I understand that this stems from a neighbourhood dispute that Annie Durham appears to be on the right side of. I also understand that long simmering frustration can absolutely cloud one’s thinking. But unfortunately for her, those fluffy little anger clouds became a thunderstorm of imbecility and she didn’t have an umbrella handy. How else to explain tossing a burning object into a neighbouring home in full view of your own security camera, doing an interview with the news during which you act like little more than a witness, then letting the authorities have the password to your cameras so that they can match your face to the one on tv?
Around 2:45 p.m. on June 10, Del City firefighters were called to a house fire. They were able to knock down the huge flames in the garage by fighting the fire from the perimeter of the house.
“We knew it was a condemned house,” Pursell said.
Once the flames were out, officials said fire investigators took a closer look. Del City investigators learned there was a feud between the burnt home’s owner and the lady living next door.
“Things started adding up, being suspicious,” Pursell said.
Investigators noticed the woman had cameras in the area next to her neighbor. She gave consent for investigators to look at the password-protected recorded footage.
Thanks to help from the Oklahoma City Police Department, Del City fire officials found pictures of 59-year-old Annie Durham allegedly throwing something on fire over her fence into the neighbor’s open side door.
“It’s not a Molotov cocktail, but it’s a stick with a rag or towel wrapped around it. It had some lighter fluid poured on it,” Pursell said.News 4 actually spoke with Durham on June 10 after the fire had been put out.

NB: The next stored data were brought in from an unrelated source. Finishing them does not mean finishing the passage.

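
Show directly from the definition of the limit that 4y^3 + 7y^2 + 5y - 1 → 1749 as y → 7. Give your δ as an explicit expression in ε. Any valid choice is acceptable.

δ = min(1, ε/786)

Let ε > 0. We want δ > 0 such that 0 < |y − 7| < δ implies |(4y^3 + 7y^2 + 5y - 1) − 1749| < ε.
(4y^3 + 7y^2 + 5y - 1) − 1749 = 4y^3 + 7y^2 + 5y - 1750 = (y − 7)(4y^2 + 35y + 250).
So |(4y^3 + 7y^2 + 5y - 1) − 1749| = |y − 7|·|4y^2 + 35y + 250|.
Require δ ≤ 1. Then |y − 7| < 1 gives |y| < 8, and by the triangle inequality |4y^2 + 35y + 250| ≤ 4·8^2 + 35·8 + 250 = 786.
Hence |(4y^3 + 7y^2 + 5y - 1) − 1749| ≤ 786|y − 7| < ε provided |y − 7| < ε/786.
Choosing δ = min(1, ε/786) ensures both conditions, hence |(4y^3 + 7y^2 + 5y - 1) − 1749| < ε.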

“All I know is I was in the house, and I saw smoke but I was like, ‘okay, maybe everything is okay. They will put it out or whatever,'” she said.
Fire officials were anxious to get a look at the person in News 4’s video.“We knew that there was a neighbor that did an interview with you all, trying to place that person with who was seen in the surveillance footage. And, by looking at both of them, it does appear that that is the same person,” Pursell said.
Durham, who according to the video in the article later told police that she was trying to burn weeds on the property line, has been charged with second-degree arson. If convicted, she could face up to 25 years in prison.